Glossary
- Edgelist
An edge-list file (
.edg) is a representation of the network. It contains either two columns (unweighted) or three columns (weighted). The first two columns are gene pairs representing edges in the network. Since the network is assumed to be undirected, reversed direction is unnecessary. When the network is weigthed, the edge weights should be encoded in the third column.gene1 gene2 <weight>
- Adjacency
Adjacency matrix representation of a network. Let \(G = (V, E, w)\) be a connected weighted undirected graph with node index set \(V\), edge set \(E\), and an edge weight mapping \(w\). The adjacency matrix is
\[\begin{split}A_{i,j} = \begin{cases} w(i, j) & \text{if } (i, j) \in E\\ 0 & \text{if } (i, j) \notin E\\ \end{cases}\end{split}\]- RWR
Random walk with restart (RWR) is the process of iteratively walking on the graph \(G\) with some propability \(\alpha \in (0, 1)\) to restart, i.e., teleporting back to the starting node.
More specifically, let \(W_D = A D^{-1}\) be the random walk matrix (column normalized), where \(D\) is a diagonal matrix of node degrees: \(D_{i,i} = \text{deg}(i) = \sum_{j \in V} A_{i,j}\). Furthermore, let \(y \in \mathbb{R}^{|V|}\) be a probability distribution of initial “heat” in each node. Then, the one hop random walk (or propagation) is \(\text{PROP}(G, y) = W_D y\).

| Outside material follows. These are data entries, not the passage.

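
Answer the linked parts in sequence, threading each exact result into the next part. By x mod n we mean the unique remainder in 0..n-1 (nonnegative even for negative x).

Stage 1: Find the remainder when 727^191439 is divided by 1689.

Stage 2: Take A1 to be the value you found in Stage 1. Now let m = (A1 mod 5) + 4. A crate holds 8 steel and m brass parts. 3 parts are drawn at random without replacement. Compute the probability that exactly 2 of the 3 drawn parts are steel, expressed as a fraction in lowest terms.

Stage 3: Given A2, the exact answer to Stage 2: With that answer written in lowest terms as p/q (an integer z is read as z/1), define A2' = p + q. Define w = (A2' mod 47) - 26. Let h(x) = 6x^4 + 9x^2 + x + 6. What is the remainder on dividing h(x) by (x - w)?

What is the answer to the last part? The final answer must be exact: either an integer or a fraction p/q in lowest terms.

963626

Stage 1: squarings mod 1689: 727^1=727, 727^2=1561, 727^4=1183, 727^8=997, 727^16=877, 727^32=634, 727^64=1663, 727^128=676, 727^256=946, 727^512=1435, 727^1024=334, 727^2048=82, 727^4096=1657, 727^8192=1024, 727^16384=1396, 727^32768=1399, 727^65536=1339, 727^131072=892; 727^191439 = 727^1 * 727^2 * 727^4 * 727^8 * 727^64 * 727^128 * 727^256 * 727^512 * 727^2048 * 727^8192 * 727^16384 * 727^32768 * 727^131072 = 1678 (mod 1689); answer 1678
Stage 2: A1 = 1678; m = 7; total draws C(15,3) = 455; favorable C(8,2)*C(7,1) = 196; P = 28/65; answer 28/65
Stage 3: A2 = 28/65; threaded value p + q = 93; w = 20; remainder = value at the root: 6*(20)^4 + 9*(20)^2 + 1*(20)^1 + 6 = (960000) + (3600) + (20) + (6) = 963626; answer 963626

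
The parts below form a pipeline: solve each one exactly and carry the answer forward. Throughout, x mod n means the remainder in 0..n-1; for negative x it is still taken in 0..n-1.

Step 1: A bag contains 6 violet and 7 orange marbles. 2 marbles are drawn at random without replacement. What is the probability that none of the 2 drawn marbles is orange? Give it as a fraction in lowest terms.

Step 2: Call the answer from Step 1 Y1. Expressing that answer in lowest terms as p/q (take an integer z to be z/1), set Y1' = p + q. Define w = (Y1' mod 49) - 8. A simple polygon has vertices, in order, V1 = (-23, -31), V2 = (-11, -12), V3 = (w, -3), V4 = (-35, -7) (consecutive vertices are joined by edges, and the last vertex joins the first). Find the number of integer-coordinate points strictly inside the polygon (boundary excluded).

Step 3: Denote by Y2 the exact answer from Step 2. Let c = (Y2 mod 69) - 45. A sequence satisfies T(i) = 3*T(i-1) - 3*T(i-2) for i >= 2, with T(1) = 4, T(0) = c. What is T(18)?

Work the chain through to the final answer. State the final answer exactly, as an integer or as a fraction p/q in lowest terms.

Step 1: total draws C(13,2) = 78; favorable C(6,2) = 15; P = 5/26; answer 5/26
Step 2: Y1 = 5/26; threaded value p + q = 31; w = 23; cross terms: (-23*-12 - -11*-31)=-65, (-11*-3 - 23*-12)=309, (23*-7 - -35*-3)=-266, (-35*-31 - -23*-7)=924; twice the area = |902| = 902; area = 451; boundary points = 1 + 1 + 2 + 12 = 16; strictly interior points = area - boundary/2 + 1 = 444; answer 444
Step 3: Y2 = 444; c = -15; T(2) = 3*(4) - 3*(-15) = 57; iterating: T(2)=57, T(3)=159, T(4)=306, T(5)=441, T(6)=405, T(7)=-108, T(8)=-1539, T(9)=-4293, T(10)=-8262, T(11)=-11907, T(12)=-10935, T(13)=2916, T(14)=41553, T(15)=115911, T(16)=223074, T(17)=321489, T(18)=295245; answer 295245

295245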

Finally, we can iteratively compute the random walk (or heat) distribution \(y^{(t+1)}\) at \(t+1\) step as
\[y^{(t+1)} = \alpha y^{(0)} + (1 - \alpha) \text{PROP}(G, y^{(t)})\]And the RWR distribution is taken as \(\hat y = \lim_{t \to \infty} y^{(t)}\)
- Influence
Influence matrix representation of a network. It is the closed form solution of the RWR. In particular, the influence matrix is
\[F = \alpha (I - (1 - \alpha)W_D)^{-1}\]Then, given any initial heat distribution \(y^{(0)}\), the solution to the RWR is
\[\hat y = \lim_{t \to \infty} y^{(t)} = F y^{(0)}\]- Embedding
Network embeddings generated using [node2vec].
- GSC
A gene set collection (GSC) is a set of gene sets, each of which defines a set of positive genes for a specific term (i.e., a label). Currently supported GSCs are [GO] and [DisGeNet].